Segundo o agrônomo, Fiera® possui ação de vapor e contato e é capaz de afetar todos os estágios do ciclo de vida da mosca-branca (ovo, ninfa, pupa e adulto) de forma direta ou indireta. “Desencadeia um processo de supressão de populações futuras da praga, principalmente associado a inseticida adulticida.”

Conforme a Sipcam Nichino Brasil, o inseticida Fiera® tem como ingrediente ativo a buprofezina 250 em formulação líquida (SC).
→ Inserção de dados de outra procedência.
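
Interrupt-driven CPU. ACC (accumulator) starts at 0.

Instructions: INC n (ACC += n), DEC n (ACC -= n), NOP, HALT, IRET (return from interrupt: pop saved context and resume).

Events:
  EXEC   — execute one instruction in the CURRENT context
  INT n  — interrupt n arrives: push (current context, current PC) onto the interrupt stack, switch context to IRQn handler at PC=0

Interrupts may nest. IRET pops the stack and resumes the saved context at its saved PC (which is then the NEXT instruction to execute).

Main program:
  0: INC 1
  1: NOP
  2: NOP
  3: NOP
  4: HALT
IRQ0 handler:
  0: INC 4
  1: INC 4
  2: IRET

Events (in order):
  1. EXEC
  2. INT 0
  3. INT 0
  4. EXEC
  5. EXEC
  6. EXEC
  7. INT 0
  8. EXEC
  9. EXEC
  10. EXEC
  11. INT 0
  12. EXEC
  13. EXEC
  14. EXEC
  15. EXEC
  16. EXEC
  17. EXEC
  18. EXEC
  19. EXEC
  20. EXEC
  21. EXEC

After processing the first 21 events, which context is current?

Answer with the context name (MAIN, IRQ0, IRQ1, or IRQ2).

Answer: MAIN

Derivation:
Event 1 (EXEC): [MAIN] PC=0: INC 1 -> ACC=1
Event 2 (INT 0): INT 0 arrives: push (MAIN, PC=1), enter IRQ0 at PC=0 (depth now 1)
Event 3 (INT 0): INT 0 arrives: push (IRQ0, PC=0), enter IRQ0 at PC=0 (depth now 2)
Event 4 (EXEC): [IRQ0] PC=0: INC 4 -> ACC=5
Event 5 (EXEC): [IRQ0] PC=1: INC 4 -> ACC=9
Event 6 (EXEC): [IRQ0] PC=2: IRET -> resume IRQ0 at PC=0 (depth now 1)
Event 7 (INT 0): INT 0 arrives: push (IRQ0, PC=0), enter IRQ0 at PC=0 (depth now 2)
Event 8 (EXEC): [IRQ0] PC=0: INC 4 -> ACC=13
Event 9 (EXEC): [IRQ0] PC=1: INC 4 -> ACC=17
Event 10 (EXEC): [IRQ0] PC=2: IRET -> resume IRQ0 at PC=0 (depth now 1)
Event 11 (INT 0): INT 0 arrives: push (IRQ0, PC=0), enter IRQ0 at PC=0 (depth now 2)
Event 12 (EXEC): [IRQ0] PC=0: INC 4 -> ACC=21
Event 13 (EXEC): [IRQ0] PC=1: INC 4 -> ACC=25
Event 14 (EXEC): [IRQ0] PC=2: IRET -> resume IRQ0 at PC=0 (depth now 1)
Event 15 (EXEC): [IRQ0] PC=0: INC 4 -> ACC=29
Event 16 (EXEC): [IRQ0] PC=1: INC 4 -> ACC=33
Event 17 (EXEC): [IRQ0] PC=2: IRET -> resume MAIN at PC=1 (depth now 0)
Event 18 (EXEC): [MAIN] PC=1: NOP
Event 19 (EXEC): [MAIN] PC=2: NOP
Event 20 (EXEC): [MAIN] PC=3: NOP
Event 21 (EXEC): [MAIN] PC=4: HALT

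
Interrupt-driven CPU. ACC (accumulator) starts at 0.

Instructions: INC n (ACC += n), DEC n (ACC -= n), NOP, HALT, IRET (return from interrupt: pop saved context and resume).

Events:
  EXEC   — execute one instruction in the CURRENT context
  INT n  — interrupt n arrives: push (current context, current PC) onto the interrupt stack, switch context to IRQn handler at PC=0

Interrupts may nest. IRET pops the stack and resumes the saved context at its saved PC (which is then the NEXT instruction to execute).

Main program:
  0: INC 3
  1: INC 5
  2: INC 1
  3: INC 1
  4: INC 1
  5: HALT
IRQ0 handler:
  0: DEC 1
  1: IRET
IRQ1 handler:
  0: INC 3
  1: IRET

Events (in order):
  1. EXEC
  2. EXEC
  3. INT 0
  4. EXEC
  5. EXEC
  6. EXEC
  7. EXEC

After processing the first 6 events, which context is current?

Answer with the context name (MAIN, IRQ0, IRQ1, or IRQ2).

Event 1 (EXEC): [MAIN] PC=0: INC 3 -> ACC=3
Event 2 (EXEC): [MAIN] PC=1: INC 5 -> ACC=8
Event 3 (INT 0): INT 0 arrives: push (MAIN, PC=2), enter IRQ0 at PC=0 (depth now 1)
Event 4 (EXEC): [IRQ0] PC=0: DEC 1 -> ACC=7
Event 5 (EXEC): [IRQ0] PC=1: IRET -> resume MAIN at PC=2 (depth now 0)
Event 6 (EXEC): [MAIN] PC=2: INC 1 -> ACC=8

Answer: MAIN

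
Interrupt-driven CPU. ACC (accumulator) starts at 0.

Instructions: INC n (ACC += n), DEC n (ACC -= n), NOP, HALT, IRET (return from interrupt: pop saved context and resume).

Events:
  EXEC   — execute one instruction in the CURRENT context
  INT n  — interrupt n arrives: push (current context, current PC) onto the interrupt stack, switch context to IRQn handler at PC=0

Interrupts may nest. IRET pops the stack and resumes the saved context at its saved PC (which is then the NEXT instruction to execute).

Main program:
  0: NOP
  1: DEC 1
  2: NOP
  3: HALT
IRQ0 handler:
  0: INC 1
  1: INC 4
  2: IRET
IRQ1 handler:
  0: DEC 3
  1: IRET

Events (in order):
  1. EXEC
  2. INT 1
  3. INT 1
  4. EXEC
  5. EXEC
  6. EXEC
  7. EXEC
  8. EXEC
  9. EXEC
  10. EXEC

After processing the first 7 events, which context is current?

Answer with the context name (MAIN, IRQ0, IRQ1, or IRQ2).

Event 1 (EXEC): [MAIN] PC=0: NOP
Event 2 (INT 1): INT 1 arrives: push (MAIN, PC=1), enter IRQ1 at PC=0 (depth now 1)
Event 3 (INT 1): INT 1 arrives: push (IRQ1, PC=0), enter IRQ1 at PC=0 (depth now 2)
Event 4 (EXEC): [IRQ1] PC=0: DEC 3 -> ACC=-3
Event 5 (EXEC): [IRQ1] PC=1: IRET -> resume IRQ1 at PC=0 (depth now 1)
Event 6 (EXEC): [IRQ1] PC=0: DEC 3 -> ACC=-6
Event 7 (EXEC): [IRQ1] PC=1: IRET -> resume MAIN at PC=1 (depth now 0)

Answer: MAIN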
A solução recebeu registro, também, para controle de insetos sugadores e transmissores de patógenos em soja e outros mais de 30 cultivos: algodão, citros, feijão, milheto, sorgo, tomate e outros.

Criada no Brasil em 1979, a Sipcam Nichino resulta da união entre a italiana Sipcam Oxon, fundada em 1946, especialista em agroquímicos e bioestimulantes e a japonesa Nihon Nohyaku (Nichino). A Nichino tornou-se a primeira companhia de agroquímicos do Japão, em 1928, e desde sua chegada ao mercado atua centrada na inovação e no desenvolvimento de novas moléculas para proteção de cultivos.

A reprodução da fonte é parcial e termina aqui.